Selectmen curb dog presence on Westport's parks and fields

Golfers play a round at Longshore Golf Course in Westport, Conn., on Tuesday June 23, 2020.

Golfers play a round at Longshore Golf Course in Westport, Conn., on Tuesday June 23, 2020.

Christian Abraham / Hearst Connecticut Media

WESTPORT — Hoping to make it clear that dogs aren’t allowed on many town properties for health and safety reasons, the Board of Selectmen unanimously approved updated regulations from the Parks and Recreation Commission on Wednesday.

Jennifer Fava, the parks and recreation director, explained that while many of these rules have already been in place for some time, clarifications needed to be made, including a reminder that animals aren’t allowed on athletic fields.

“This is something that we felt was important,” she said, noting service dogs are exempted per federal regulations.

“What we find is the dogs are urinating and defecating on the fields where people are playing,” she said. “A lot of times people close the gates and let their dogs run off leash and it turns into a bit of a minefield out on the field.”

She said animals aren’t allowed on the town’s fields or playgrounds for health and safety reasons. People can still be on the sidelines of a game with their dogs, but must keep them off the fields at all times.

“We’ve had comments and experiences where there have been children on the playgrounds and people have let their dogs on,” Fava said.

She noted dogs are allowed at Longshore Club Park, but are prohibited from being on the golf course.

The Parks and Rec Commission also revised what is required to show residency, in particular noting that simply being registered to vote in Westport will no longer be an acceptable item of proof.

“Being a Westport registered voter does not necessarily mean that you’re a Westport resident,” Fava said, noting they are putting their residency requirements more in line with those used by the Board of Education.

Toward the point of demonstrating residency, the selectmen tabled the commission’s request to increase the entitling fee from $475 to $775, with Selectman Melissa Kane questioning its purpose.

Fava explained the fee is there to allow summer tenants, business owners and those who own commercial property in town to get amenities — such as beach stickers — at the same rate as residents.

“We’re finding some people taking advantage of it,” she said, omitting details but indicating there has been abuse with the lower fee.

She said the current structure allows people to buy two beach emblem and two golf passes under the entitlement fee and still pay less than a nonresident.

“I think there was some understanding that people are in some way trying to game the system, I think is what we’re finding,” she said, adding the change was to augment equity.

But Kane called the logic “a little far-fetched,” questioning that people were renting a place in two for 30 days, just to save $300 on the town fees.
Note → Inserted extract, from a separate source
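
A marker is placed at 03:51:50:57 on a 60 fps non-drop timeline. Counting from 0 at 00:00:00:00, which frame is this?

frame 834657

Total seconds to the label: (3 × 3600 + 51 × 60 + 50) = 13910.
Frame index = 13910 × 60 + 57 = 834657.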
“They were,” confirmed Rick Giunta, the parks and recreation’s deputy director. “It was becoming more prevalent than not.”

Kane challenged how much the price would increase for people who are coming in with actual leases or doing business in town.

“I can see the reason to want to have full parity for any non-resident of Westport. ... At the same time I want to make sure that people who are renting homes in Westport, and are adding to our economy in that way, feel that they’re getting value,” she said. “I wouldn’t want them paying more.”

The selectmen bounced it back to the commission to review again, but did approve recommended increases to boat slip fees starting in 2022.

While there will be no increase in slip sizes below 21 feet, the four categories for larger boat will go up. This includes $1,580 for slips of 22 to 26 feet, $1,659 for slips of 26 to 27 feet, $2,299 for slips 28 to 34 feet, and $3,099 for slips 35 to 40 feet.

The current fees are $770 for a slip thats 12 to 18 feet, $930 for a slip that’s 19 to 21 feet, $1,505 for a slip that’s 22 to 26 feet, $1,580 for a slip thats 26 to 27 feet, $2,090 for slips 28 to 3 feet and $2,695 for a slip that’s 35 to 40 feet.

“Basically what we’re looking at is to bring those more in line with surrounding areas,” Fava said, in particular public marinas.

Giunta said there are more than 1,000 people on the waiting list to get boat slips in town. While it has traditionally been a long wait, he said the number jumped last year during the pandemic.

“With COVID it seemed that everyone wanted to get into boating,” he said.

According to the parks and rec website, there is a one- to two-year wait for boat slips of 12 to 18 feet and a three- to five-year wait for slips 19 to 21 feet. Bigger sizes, however, range from eight to 11 years.

“And I would say that our marinas far exceed any of the other local marinas in what we offer,” Giunta said.

First Selectman Jim Marpe supported the new fees.

“Full disclosure, I co-own a 26-foot boat and I feel privileged to pay whatever fee,” he said.